Oh no, shock horror! Splendid Australia has just been pipped at the post by the dismal Ukraine song, a dirge set in 1944, which I assumed would not survive the semis. Well, the Eurovision is always unpredictable and maybe I am not the ideal critic. I will studiously resolve to forget everything about tonight!


SMD
14.05.16
Text Copyright © Sidney Donald 2016






Friday, May 6, 2016

THE MERRY MONTH OF MAY



We can throw away our long combinations, consign our bed-socks to retirement, empty and hide away our trusty hot-water-bottles, for the calendar has gloriously announced the arrival of May, harbinger of summer and days of wine and roses. May has a lot to live up to:


O The month of May, the merry month of May, 
So frolic, so gay, and so green, so green, so green! 
O, and then did I unto my true love say, 
Sweet Peg, thou shalt be my Summer's Queen. 


So sang Thomas Dekker, the Tudor bard in 1599, while the arrival of May once triggered off galumphing dances around the Maypole, an orgy of Morris dancing, the wearing of diaphanous clothing by blonde beauty queens and serious revelry for the lads, booze and bonfires, especially in Northern Europe when they combined May Day with traditional Walpurgis Night. At Oxford 50+ years ago, we loaded up a punt with a few girls, rustled up a picnic, and congregated after a chilly night out on the river, for the May Morning choir trilling from Magdalen Tower. But much of this is for the antiquarian – 21st century May has different enchantments.
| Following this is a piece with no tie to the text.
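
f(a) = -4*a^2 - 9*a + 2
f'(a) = -8*a - 9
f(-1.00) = 7.00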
Leicester City fans go bananas
If you are looking for May miracles, what about Leicester City, 5,000-1 outsiders who won the English Premier League title when Spurs failed to beat Chelsea on 2 May? The team cost a fraction of those of the famed leading clubs, but team spirit, some inspirational individual performances and steady, unflashy management from Claudio Ranieri has seen them gloriously through.  The world rejoices at the triumph of the underdog and nobody grudges them their moment of immortality. I confess to the occasional pang of regret that I will never again hop, skip and jump or play rugby or speed about a squash court – but spectator sport suits me fine and saves me from sweaty scrums, broken limbs and freezing hours on the boundary.


In Greece this year May Day clashed with the Orthodox Easter Sunday, a time for kissing strangers and general reconciliation and renewal. This mood is not likely to last as the traditional parties long to get their snouts back in the trough and do their damnest to undermine the SYRIZA-Anel coalition. I suppose Lefties throughout Europe marched grimly on May Day with their red banners and clenched fist salutes (or have they phased them out?) – anyway not much in evidence here in peaceful Tory Folkestone! The 5 May local elections see a Labour Mayor of London, but Labour disasters in Glasgow and elsewhere with some Tory and UKIP joy: the SNP was rampant but not wholly dominant.


A more generally applauded anniversary will be VE Day on 8 May, 71 years since Nazi Germany finally surrendered after causing 6 years of mayhem and suffering. The world could breathe again, although we had to wait until 1990 for the Berlin Wall to fall and communism peacefully to crumble in Europe. Our continent is poorly run and its governance requires a radical overhaul, but it remains a beacon of hope, attracting migrants from all over the world. To be fair, everyone, even Germans themselves, wants to avoid a revival of German hegemony in Europe and instead strive with every good will to support economic progress and mutual cooperation.


I was in classy Highgate, North London for two days and how lovely the gardens are in May, with cherry blossoms galore, magnolias starting to burst and a hundred other blooms dizzying the senses with colour and aroma. Yesterday morning I strolled over to Kenwood to admire again Robert Adam’s wonderful Library and savour the pictures from the Iveagh Bequest, ravishing English portraits from Romney and Gainsborough, frolicsome Bouchers and Dutch masters, like Vermeer and Rembrandt: I most enjoyed the peace and serenity of Cuyp’s View of Dordrecht, with the still water, the motionless boats and the distant townscape.

Albert Cuyp's View of Dordrecht from Kenwood

That peace and serenity is what Europe and the world needs this May.